It is important to regularly review whether such levels remain appropriate given changing market conditions and structural execution changes. For example, an institution that has historically outsourced its execution to a custodian may need to review the threshold values if the policy is changed such that execution is brought in house and then traded with multiple counterparties in competition. Equally, if the FX market moves into a new regime of volatility, then this may warrant levels to be adjusted accordingly. There is an argument that levels should be set dynamically to also take into account forthcoming key event days. For example, it would have been justified to widen the threshold levels for GBP pairs for Brexit.


We have seen a variety of use cases with regards to the frequency of outlier reporting and monitoring. Typically, many institutions have implemented a daily process, usually run at the end of the day or overnight.

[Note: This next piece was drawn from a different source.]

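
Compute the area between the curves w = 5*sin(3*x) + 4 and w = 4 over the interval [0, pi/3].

10/3

On [0, pi/3], (5*sin(3*x) + 4) - (4) = 5*sin(3*x) is ≥ 0 throughout, so the area is a single integral of |5*sin(3*x)|.
∫[0,pi/3] (5*sin(3*x)) dx = 10/3.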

The advantage of such frequency is that outliers are explained, recorded and managed whilst the experience is fresh in everyone’s minds. Where OMS/EMS allow, real-time outlier identification can also be valuable as it allows discussion with executing counterparties at the point of trade, rather than waiting on a t+1 basis.

Generally, such a process is supplemented with aggregated summary reporting on a lower frequency. For example, Heads of Execution often receive a weekly summary of all outliers generated that week, with explanations and approval status clearly recorded. In addition, many institutions have monthly Best Execution committees, where summary outlier reports are presented and reviewed.
It should also be noted that on demand reporting, for any time period, is increasingly important in order to respond to adhoc requests from, for example, regulators.


As with most aspects of best execution within OTC markets, there is currently a lack of standardisation. In some respects, this feels appropriate as best execution is a concept that is very specific to a particular institution, albeit there are core components that would benefit from some market standards. Outlier detection and reporting is no exception, and as discussed in this article, processes for identifying exception trades are also specific to some extent.  As we have seen there are a number of factors to consider in any outlier process, and a key conclusion from this is that it is important to have a flexible technology solution that allows the exception reporting process to be tailor-made and adjusted dynamically.

A well designed and implemented exception reporting process can add more value than simply satisfying fiduciary and regulatory best execution responsibilities. With appropriate reporting and analysis, it is possible to use the output of such a process to identify potential abnormalities in an execution process, e.g. maybe one particular counterparty is responsible for the vast majority of outliers in a specific EM currency pair. This may then allow the positive feedback loop discussed in a previous article  to be engaged, whereby adjustments are made to the execution policy (e.g. this particular counterparty is no longer used for this specific pair) resulting in improved performance.